Novo Holdings acquired South Carolina-based sterile injectables manufacturer Ritedose for an undisclosed price.
Ritedose, which specializes in blow-fill-seal technology and has been focusing on the outsourced sterile compounding market for drugs in short supply, employs about 400 people at its Columbia, South Carolina, campus.
The sale is expected to close in the first quarter of this year, and Ritedose chief executive Jody Chastain will remain to run the manufacturer under Novo Holding’s ownership.
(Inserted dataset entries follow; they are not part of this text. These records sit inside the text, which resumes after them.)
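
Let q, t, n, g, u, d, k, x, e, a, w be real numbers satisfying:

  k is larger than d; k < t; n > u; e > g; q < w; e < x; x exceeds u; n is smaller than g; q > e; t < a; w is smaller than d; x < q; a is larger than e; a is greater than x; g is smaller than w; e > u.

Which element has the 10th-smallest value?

t

The consecutive relations fix a unique order: u < n < g < e < x < q < w < d < k < t < a.
Counting 10 from the smallest end gives t.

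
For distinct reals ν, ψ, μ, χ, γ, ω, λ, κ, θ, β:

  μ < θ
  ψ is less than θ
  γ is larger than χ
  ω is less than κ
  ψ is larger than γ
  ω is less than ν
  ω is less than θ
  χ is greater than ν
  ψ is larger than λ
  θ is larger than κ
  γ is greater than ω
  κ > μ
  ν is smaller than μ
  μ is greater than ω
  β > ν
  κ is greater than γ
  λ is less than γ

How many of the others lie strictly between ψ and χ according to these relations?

The relations place χ below ψ. An element lies strictly between them when it is forced above χ and also forced below ψ.
Above χ: {γ, κ, θ}. Below ψ: {ω, ν, λ, γ}.
Intersection: {γ} — 1.

1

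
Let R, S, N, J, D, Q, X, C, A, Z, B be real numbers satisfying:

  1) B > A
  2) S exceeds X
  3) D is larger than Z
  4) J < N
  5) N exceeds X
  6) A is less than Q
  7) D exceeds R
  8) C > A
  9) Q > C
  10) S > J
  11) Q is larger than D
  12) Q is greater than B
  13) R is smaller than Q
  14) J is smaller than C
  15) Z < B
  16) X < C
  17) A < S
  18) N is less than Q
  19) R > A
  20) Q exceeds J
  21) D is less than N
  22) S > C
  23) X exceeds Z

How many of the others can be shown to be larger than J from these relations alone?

4

From J the given relations immediately reach C, N, Q, S.
No other element is forced above J by the given relations, so the count is 4.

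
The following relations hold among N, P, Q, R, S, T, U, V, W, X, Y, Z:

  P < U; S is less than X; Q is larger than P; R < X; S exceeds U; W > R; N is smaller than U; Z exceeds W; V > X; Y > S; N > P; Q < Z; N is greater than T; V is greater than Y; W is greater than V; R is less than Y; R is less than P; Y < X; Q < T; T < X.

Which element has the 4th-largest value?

Chaining the given pairs: R < P < Q < T < N < U < S < Y < X < V < W < Z.
Counting 4 from the largest end gives X.

X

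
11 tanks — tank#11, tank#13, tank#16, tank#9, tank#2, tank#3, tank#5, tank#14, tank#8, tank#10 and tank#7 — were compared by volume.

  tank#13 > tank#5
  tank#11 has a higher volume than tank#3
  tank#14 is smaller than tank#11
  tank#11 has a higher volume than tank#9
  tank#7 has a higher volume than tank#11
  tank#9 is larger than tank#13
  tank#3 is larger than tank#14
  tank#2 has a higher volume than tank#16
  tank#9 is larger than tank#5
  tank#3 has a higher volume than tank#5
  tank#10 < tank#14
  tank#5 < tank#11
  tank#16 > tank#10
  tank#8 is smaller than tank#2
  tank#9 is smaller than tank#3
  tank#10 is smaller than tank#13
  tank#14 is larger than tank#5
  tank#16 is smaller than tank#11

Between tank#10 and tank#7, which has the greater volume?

tank#10 < tank#13 and tank#13 < tank#9 give tank#10 < tank#9.
Then tank#9 < tank#3 extends the chain to tank#3.
Then tank#3 < tank#11 extends the chain to tank#11.
With tank#11 < tank#7: tank#10 < tank#13 < tank#9 < tank#3 < tank#11 < tank#7.
So tank#10 < tank#7; tank#7 is the larger of the two.

tank#7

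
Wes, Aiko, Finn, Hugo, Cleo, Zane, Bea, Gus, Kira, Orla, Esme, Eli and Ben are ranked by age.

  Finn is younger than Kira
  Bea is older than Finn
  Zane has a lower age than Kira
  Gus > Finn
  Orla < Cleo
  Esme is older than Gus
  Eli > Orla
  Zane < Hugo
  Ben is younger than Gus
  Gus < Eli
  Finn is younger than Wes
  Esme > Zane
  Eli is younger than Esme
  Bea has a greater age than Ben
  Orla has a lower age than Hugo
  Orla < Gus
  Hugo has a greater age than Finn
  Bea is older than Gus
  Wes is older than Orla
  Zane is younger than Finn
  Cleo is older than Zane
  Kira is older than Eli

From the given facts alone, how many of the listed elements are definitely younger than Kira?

6

Directly below Kira: Zane, Finn, Eli.
One step further: Orla, Gus (5 so far).
One step further: Ben (6 so far).
No other element is forced below Kira by the given relations, so the count is 6.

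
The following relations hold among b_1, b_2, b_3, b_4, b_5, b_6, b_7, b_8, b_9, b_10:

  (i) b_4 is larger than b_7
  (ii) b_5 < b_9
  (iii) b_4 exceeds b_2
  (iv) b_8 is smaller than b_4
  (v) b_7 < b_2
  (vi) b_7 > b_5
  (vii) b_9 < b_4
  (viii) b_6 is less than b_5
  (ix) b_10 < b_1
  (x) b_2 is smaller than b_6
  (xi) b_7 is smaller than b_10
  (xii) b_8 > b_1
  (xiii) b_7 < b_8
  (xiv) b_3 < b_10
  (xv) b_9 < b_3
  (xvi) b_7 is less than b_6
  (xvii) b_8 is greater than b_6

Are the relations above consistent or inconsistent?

inconsistent

Chaining the given relations yields b_7 < b_2 < b_6 < b_5, so b_7 < b_5. But one relation states b_5 < b_7. These cannot both hold.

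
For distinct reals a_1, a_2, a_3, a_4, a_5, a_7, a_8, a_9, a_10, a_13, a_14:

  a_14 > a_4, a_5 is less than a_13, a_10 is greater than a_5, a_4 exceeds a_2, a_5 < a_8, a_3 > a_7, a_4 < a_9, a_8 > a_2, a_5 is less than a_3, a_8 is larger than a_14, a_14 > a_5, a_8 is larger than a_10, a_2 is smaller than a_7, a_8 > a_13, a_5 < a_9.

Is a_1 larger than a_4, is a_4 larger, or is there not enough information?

Following every chain through a_4: above a_4 we get a_14, a_9, a_8; below a_4 we get a_2.
a_1 is not reached, and no chain runs the other way from a_1 to a_4.
So the given relations leave the order of a_4 and a_1 undetermined.

undetermined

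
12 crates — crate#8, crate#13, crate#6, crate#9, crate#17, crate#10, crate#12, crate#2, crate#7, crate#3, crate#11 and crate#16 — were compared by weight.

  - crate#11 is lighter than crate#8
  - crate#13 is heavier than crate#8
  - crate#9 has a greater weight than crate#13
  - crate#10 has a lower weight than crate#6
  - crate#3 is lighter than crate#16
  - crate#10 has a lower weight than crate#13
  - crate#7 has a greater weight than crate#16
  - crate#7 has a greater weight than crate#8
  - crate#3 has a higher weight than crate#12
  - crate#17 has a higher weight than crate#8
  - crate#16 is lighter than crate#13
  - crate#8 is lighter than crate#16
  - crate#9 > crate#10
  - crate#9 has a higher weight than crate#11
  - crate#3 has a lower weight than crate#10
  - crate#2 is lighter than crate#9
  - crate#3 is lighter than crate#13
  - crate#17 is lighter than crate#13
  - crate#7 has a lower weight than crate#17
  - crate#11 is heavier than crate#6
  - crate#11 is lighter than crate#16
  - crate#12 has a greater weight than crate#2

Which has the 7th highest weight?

crate#11

Chaining the given pairs: crate#2 < crate#12 < crate#3 < crate#10 < crate#6 < crate#11 < crate#8 < crate#16 < crate#7 < crate#17 < crate#13 < crate#9.
The 7th largest is crate#11.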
Additional financial terms of the acquisition weren’t disclosed.
Ritedose began pumping $110 million into upgrades at its Columbia site in 2014 as part of an expansion that added about 80,000 square feet to the previous 120,000-square-foot facility, growing its capacity from about 1 billion units a year to about 2 billion units.
Novo Holdings, which has been on an investment tear in recent years, announced two weeks ago it would pump $97.1 million into tiny 21st.BIO, a Danish bioproduction startup looking to scale up the manufacture of proteins and peptides. 21st.BIO uses Novozyme technology to develop the right expression platform for large-scale production molecules.
In July, Novo Holdings said it pledged $112 million to fund Biosustain, a research center at the Technical University of Denmark that pioneers renewable alternatives to drugs, consumer goods and other products typically produced from fossil fuels or rare plant materials.
“The investment in Ritedose is perfectly aligned with our deep expertise in pharma services,” Abhijeet Lele, the head of principal investments in the U.S. for Novo Holdings, said in a statement. “We are also particularly excited to be at the vanguard of increasing vaccine availability through the use of blow-fill-seal injectable technology.”